Simulated NIH Review Panel
A multi-agent system that models a National Institutes of Health study-section review of a grant application, producing scored critiques aligned with current NIH criteria. The system is grounded in publicly available Center for Scientific Review rosters and calibrated against published summary statements.
Single-call large-language-model reviewers conflate reviewer identity, scoring rubric, and panel dynamics into one request and consequently mimic the format of an NIH summary statement without reproducing the process that produces one. We describe a system that decomposes pre-submission review into six stages — grant parsing, funding-call alignment, study-section recommendation, reviewer profiling, multi-round simulated review, and summary synthesis — in which each stage is a specialized agent with access to external data sources and a structured, validated output contract. Nine reviewer personas, derived from real CSR roster members and their publication records, deliberate across three rounds with figure-aware multimodal inputs and programmatically enforced scoring constraints. Calibration runs against de-identified R01 applications with published summary statements establish that alignment with the real panel depends on matching a single “criticality” parameter to the apparent competitiveness of the submission.
Uploading a grant to a general-purpose conversational model yields plausible prose but elides four things that peer review actually rests on:
- Reviewer identity. An NIH reviewer brings a specific publication record, active grants, and sub-disciplinary lens. “Imagine you are an NIH reviewer” collapses a thousand such lenses into one.

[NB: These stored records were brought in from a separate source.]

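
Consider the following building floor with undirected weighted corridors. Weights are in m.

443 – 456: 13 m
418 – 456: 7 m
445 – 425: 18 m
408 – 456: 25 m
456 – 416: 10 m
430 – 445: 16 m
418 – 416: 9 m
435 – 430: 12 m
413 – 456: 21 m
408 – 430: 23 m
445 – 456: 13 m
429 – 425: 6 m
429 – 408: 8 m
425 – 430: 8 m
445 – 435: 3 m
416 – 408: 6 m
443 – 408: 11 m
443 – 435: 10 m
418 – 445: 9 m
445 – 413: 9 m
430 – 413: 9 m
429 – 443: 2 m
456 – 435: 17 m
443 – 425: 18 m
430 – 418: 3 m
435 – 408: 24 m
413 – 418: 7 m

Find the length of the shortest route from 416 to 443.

16 m

Compare a few routes:
416–408–443: 6+11 = 17
416–456–443: 10+13 = 23
416–408–429–443: 6+8+2 = 16
416–418–430–425–429–443: 9+3+8+6+2 = 28
The minimum is 16 m via 416–408–429–443.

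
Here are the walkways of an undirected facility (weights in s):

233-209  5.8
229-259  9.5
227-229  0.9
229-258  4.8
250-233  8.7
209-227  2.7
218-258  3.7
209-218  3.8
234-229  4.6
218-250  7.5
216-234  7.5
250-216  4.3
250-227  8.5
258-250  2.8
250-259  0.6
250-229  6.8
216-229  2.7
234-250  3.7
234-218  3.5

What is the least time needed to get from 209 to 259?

10.9 s

Candidate routes:
209 → 227 → 229 → 216 → 250 → 259: 2.7+0.9+2.7+4.3+0.6 = 11.2
209 → 218 → 258 → 250 → 259: 3.8+3.7+2.8+0.6 = 10.9
209 → 227 → 229 → 250 → 259: 2.7+0.9+6.8+0.6 = 11
The minimum is 10.9 s via 209 → 218 → 258 → 250 → 259.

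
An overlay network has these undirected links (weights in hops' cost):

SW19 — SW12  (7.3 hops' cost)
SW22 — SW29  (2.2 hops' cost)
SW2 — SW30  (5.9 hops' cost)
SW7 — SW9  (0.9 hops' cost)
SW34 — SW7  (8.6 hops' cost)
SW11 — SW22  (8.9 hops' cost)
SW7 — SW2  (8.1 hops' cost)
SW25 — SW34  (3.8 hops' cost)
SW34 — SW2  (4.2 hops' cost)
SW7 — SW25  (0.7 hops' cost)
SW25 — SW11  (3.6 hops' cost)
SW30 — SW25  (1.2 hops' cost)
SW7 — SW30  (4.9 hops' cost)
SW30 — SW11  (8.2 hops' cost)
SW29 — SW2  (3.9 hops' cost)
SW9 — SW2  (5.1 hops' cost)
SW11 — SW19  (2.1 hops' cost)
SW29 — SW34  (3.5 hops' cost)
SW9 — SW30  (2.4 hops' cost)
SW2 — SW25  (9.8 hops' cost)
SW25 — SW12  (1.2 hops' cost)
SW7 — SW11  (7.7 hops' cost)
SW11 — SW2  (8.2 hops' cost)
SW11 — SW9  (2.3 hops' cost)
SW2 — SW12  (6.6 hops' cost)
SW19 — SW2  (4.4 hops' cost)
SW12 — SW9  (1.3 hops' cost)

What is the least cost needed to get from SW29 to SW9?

Running Dijkstra from SW29:
SW29: 0
SW22: 2.2  (via SW29)
SW34: 3.5  (via SW29)
SW2: 3.9  (via SW29)
SW25: 7.3  (via SW34)
SW7: 8  (via SW25)
SW19: 8.3  (via SW2)
SW12: 8.5  (via SW25)
SW30: 8.5  (via SW25)
SW9: 8.9  (via SW7)
Shortest route: SW29 → SW34 → SW25 → SW7 → SW9 = 8.9 hops' cost.

8.9 hops' cost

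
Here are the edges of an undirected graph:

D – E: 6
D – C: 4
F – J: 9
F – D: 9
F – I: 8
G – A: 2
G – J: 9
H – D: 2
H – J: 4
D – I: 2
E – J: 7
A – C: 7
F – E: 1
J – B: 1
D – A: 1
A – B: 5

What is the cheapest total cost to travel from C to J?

10

Settle nodes by increasing distance from C:
C: 0
D: 4  (via C)
A: 5  (via D)
H: 6  (via D)
I: 6  (via D)
G: 7  (via A)
B: 10  (via A)
E: 10  (via D)
J: 10  (via H)
Shortest route: C–D–H–J = 10.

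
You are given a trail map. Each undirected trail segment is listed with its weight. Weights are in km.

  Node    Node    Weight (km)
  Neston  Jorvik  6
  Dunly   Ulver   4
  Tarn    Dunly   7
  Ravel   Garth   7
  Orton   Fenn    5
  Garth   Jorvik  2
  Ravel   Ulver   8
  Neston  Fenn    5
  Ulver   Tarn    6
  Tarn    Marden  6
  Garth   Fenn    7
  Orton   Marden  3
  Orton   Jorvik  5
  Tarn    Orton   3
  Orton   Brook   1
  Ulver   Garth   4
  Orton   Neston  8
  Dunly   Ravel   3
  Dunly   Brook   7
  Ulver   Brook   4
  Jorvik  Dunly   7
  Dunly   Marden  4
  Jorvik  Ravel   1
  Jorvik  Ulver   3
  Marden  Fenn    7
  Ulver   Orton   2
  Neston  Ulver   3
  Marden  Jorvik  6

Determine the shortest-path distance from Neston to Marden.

8 km

Settle nodes by increasing distance from Neston:
Neston: 0
Ulver: 3  (via Neston)
Fenn: 5  (via Neston)
Orton: 5  (via Ulver)
Brook: 6  (via Orton)
Jorvik: 6  (via Neston)
Ravel: 7  (via Jorvik)
Dunly: 7  (via Ulver)
Garth: 7  (via Ulver)
Marden: 8  (via Orton)
Shortest route: Neston → Ulver → Orton → Marden = 8 km.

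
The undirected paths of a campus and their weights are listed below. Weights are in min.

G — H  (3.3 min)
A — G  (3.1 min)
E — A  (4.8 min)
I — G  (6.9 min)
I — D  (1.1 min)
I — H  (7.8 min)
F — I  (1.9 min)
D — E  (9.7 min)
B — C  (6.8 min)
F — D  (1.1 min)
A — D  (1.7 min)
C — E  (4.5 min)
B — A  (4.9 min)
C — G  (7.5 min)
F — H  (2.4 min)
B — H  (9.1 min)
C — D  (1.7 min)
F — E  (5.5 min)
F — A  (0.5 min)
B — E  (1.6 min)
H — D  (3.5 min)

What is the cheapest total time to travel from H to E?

7.7 min

Shortest distances from H:
H: 0
F: 2.4  (via H)
A: 2.9  (via F)
G: 3.3  (via H)
D: 3.5  (via H)
I: 4.3  (via F)
C: 5.2  (via D)
E: 7.7  (via A)
Shortest route: H → F → A → E = 7.7 min.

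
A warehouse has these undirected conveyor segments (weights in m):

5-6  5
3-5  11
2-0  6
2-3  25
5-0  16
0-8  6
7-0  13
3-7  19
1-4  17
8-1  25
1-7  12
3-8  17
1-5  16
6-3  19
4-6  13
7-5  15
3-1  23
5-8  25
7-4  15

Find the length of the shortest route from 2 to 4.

34 m

Candidate routes:
2–0–5–6–4: 6+16+5+13 = 40
2–0–7–4: 6+13+15 = 34
2–0–7–1–4: 6+13+12+17 = 48
2–0–5–7–4: 6+16+15+15 = 52
Cheapest is 2–0–7–4 at 34 m.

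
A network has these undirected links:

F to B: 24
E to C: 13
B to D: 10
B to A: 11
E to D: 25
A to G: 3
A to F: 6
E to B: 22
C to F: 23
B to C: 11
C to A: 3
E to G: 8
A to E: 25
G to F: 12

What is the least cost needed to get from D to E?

Enumerating some paths:
D → E: 25 = 25
D → B → E: 10+22 = 32
The minimum is 25 via D → E.

25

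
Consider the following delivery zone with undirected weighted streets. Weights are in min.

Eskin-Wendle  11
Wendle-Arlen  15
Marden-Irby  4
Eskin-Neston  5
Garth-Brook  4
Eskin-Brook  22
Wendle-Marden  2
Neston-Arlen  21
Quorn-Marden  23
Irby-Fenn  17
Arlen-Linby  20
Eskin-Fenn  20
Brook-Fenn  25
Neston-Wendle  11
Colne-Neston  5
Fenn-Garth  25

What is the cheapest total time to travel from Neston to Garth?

31 min

Candidate routes:
Neston–Eskin–Fenn–Brook–Garth: 5+20+25+4 = 54
Neston–Eskin–Brook–Garth: 5+22+4 = 31
Neston–Eskin–Fenn–Garth: 5+20+25 = 50
Neston–Wendle–Eskin–Brook–Garth: 11+11+22+4 = 48
The minimum is 31 min via Neston–Eskin–Brook–Garth.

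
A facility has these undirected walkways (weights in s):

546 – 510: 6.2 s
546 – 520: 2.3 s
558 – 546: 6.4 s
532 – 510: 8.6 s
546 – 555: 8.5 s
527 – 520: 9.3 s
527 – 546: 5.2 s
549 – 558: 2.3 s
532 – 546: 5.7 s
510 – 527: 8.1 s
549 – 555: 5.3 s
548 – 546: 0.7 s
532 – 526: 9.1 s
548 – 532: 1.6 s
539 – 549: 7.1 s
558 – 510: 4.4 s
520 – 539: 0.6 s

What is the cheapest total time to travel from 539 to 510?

Settle nodes by increasing distance from 539:
539: 0
520: 0.6  (via 539)
546: 2.9  (via 520)
548: 3.6  (via 546)
532: 5.2  (via 548)
549: 7.1  (via 539)
527: 8.1  (via 546)
510: 9.1  (via 546)
Shortest route: 539 → 520 → 546 → 510 = 9.1 s.

9.1 s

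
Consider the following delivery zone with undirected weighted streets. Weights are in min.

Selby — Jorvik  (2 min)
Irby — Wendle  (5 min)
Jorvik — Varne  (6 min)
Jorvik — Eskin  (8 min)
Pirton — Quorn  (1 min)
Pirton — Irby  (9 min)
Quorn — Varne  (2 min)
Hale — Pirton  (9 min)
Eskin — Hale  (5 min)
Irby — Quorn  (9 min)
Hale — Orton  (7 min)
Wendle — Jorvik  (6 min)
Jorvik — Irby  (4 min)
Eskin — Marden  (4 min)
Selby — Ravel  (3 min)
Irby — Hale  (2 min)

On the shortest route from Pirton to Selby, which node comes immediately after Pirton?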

- Panel composition. Study sections are assembled to cover overlapping but distinct areas of expertise. Disagreement between reviewers is a feature of the process, not noise to be averaged out.

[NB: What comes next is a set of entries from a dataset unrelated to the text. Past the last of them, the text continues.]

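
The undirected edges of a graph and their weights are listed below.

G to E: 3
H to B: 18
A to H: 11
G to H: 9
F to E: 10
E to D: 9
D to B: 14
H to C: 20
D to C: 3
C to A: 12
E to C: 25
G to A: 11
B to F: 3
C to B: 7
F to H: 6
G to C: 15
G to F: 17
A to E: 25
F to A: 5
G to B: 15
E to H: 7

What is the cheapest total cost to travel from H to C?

Settle nodes by increasing distance from H:
H: 0
F: 6  (via H)
E: 7  (via H)
B: 9  (via F)
G: 9  (via H)
A: 11  (via H)
C: 16  (via B)
Shortest route: H → F → B → C = 16.

16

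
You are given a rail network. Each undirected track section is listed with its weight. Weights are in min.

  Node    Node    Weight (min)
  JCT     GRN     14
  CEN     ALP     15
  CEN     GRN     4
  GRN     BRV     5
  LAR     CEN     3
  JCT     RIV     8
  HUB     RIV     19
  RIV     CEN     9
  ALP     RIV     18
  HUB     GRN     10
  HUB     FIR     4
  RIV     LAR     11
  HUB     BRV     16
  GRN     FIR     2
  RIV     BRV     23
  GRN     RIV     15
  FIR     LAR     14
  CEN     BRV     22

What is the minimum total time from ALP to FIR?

Enumerating some paths:
ALP - RIV - CEN - GRN - FIR: 18+9+4+2 = 33
ALP - CEN - GRN - FIR: 15+4+2 = 21
ALP - CEN - LAR - FIR: 15+3+14 = 32
Cheapest is ALP - CEN - GRN - FIR at 21 min.

21 min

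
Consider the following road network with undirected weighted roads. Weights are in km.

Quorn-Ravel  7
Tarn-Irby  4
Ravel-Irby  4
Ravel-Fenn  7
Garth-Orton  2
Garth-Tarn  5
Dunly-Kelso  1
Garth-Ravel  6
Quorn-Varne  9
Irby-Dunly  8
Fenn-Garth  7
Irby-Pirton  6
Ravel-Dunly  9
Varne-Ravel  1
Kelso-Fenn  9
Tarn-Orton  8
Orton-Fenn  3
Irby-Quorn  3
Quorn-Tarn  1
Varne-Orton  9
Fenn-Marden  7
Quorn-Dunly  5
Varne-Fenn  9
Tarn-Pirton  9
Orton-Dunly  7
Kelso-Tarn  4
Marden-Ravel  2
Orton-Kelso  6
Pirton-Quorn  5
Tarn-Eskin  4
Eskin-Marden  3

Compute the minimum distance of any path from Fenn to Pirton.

Shortest distances from Fenn:
Fenn: 0
Orton: 3  (via Fenn)
Garth: 5  (via Orton)
Ravel: 7  (via Fenn)
Marden: 7  (via Fenn)
Varne: 8  (via Ravel)
Kelso: 9  (via Fenn)
Tarn: 10  (via Garth)
Eskin: 10  (via Marden)
Dunly: 10  (via Orton)
Irby: 11  (via Ravel)
Quorn: 11  (via Tarn)
Pirton: 16  (via Quorn)
Shortest route: Fenn → Orton → Garth → Tarn → Quorn → Pirton = 16 km.

16 km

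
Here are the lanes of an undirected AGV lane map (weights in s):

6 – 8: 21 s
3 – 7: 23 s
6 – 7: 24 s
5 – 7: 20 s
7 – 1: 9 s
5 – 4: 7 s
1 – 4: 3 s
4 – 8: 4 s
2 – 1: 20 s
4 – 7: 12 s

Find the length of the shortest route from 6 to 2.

Settle nodes by increasing distance from 6:
6: 0
8: 21  (via 6)
7: 24  (via 6)
4: 25  (via 8)
1: 28  (via 4)
5: 32  (via 4)
3: 47  (via 7)
2: 48  (via 1)
Shortest route: 6 → 8 → 4 → 1 → 2 = 48 s.

48 s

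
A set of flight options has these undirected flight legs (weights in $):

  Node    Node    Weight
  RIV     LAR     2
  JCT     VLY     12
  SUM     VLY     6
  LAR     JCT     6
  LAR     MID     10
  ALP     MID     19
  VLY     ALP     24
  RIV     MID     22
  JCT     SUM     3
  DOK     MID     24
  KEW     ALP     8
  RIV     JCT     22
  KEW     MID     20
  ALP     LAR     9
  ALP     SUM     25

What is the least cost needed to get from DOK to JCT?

Enumerating some paths:
DOK–MID–RIV–LAR–JCT: 24+22+2+6 = 54
DOK–MID–LAR–JCT: 24+10+6 = 40
Cheapest is DOK–MID–LAR–JCT at $40.

$40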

- Scoring discipline. Current NIH criteria impose structural constraints (e.g., Approach cannot score better than Significance) that are routinely violated by unconstrained model output. These must be enforced, not suggested.
- Evidence traceability. Reviewers cite sections, figures, and prior literature. A single-shot summarization loses the grounding that makes a critique actionable during revision.
The system described here addresses each of these through explicit pipeline stages rather than longer prompts.
We benchmarked the pipeline against three de-identified R01 applications with published summary statements, spanning two funded submissions (one high-priority, one borderline) and one submission that was not discussed. For each application, we ran the full simulation at four criticality settings (3, 5, 7, 9) and compared the mean simulated scores to the mean scores recorded in the corresponding NIH summary statement on the two criteria that carry a numeric score (Significance and Approach).
The calibration is therefore not a claim that the system predicts a real review outcome. It establishes that the scoring distribution is tunable to plausible panel behavior across the competitiveness spectrum, and that a user who seeks a stress-test reading of a draft can do so deliberately by dialing the panel up or down.
What the system does
- Produces a scored critique in current NIH format (Significance, Approach, Expertise, Overall Impact).
- Draws reviewer personas from real, publicly listed Center for Scientific Review standing roster members.
- Profiles each reviewer against NIH RePORTER and web sources to assign plausible sub-domain expertise.
- Enforces scoring constraints (Approach ≤ Significance; Overall Impact ≤ Significance) both in prompt and in code.
- Supplies reviewers with extracted figures alongside text; figures meaningfully affect scoring commentary.
- Exposes intermediate outputs (parsed grant, FOA match, recommended sections, roster) to the user between stages.
What the system does not do
- Predict funding outcomes. The output is a modeled critique, not a probability estimate.
- Contact, identify, or disclose any real reviewer's private information. Profiling uses only public data.
- Replace programmatic review or substitute for an NIH Scientific Review Officer's judgment.
- Bypass institutional review or grants-management processes.
Calibration applications are de-identified in this documentation by design. Summary statements and application text used internally are not redistributed, and no applicant submission is retained beyond a session unless the user explicitly exports it.
The application is served at a separate, authenticated origin. Credential checks are handled by Cloudflare Access; the application itself does not manage credentials.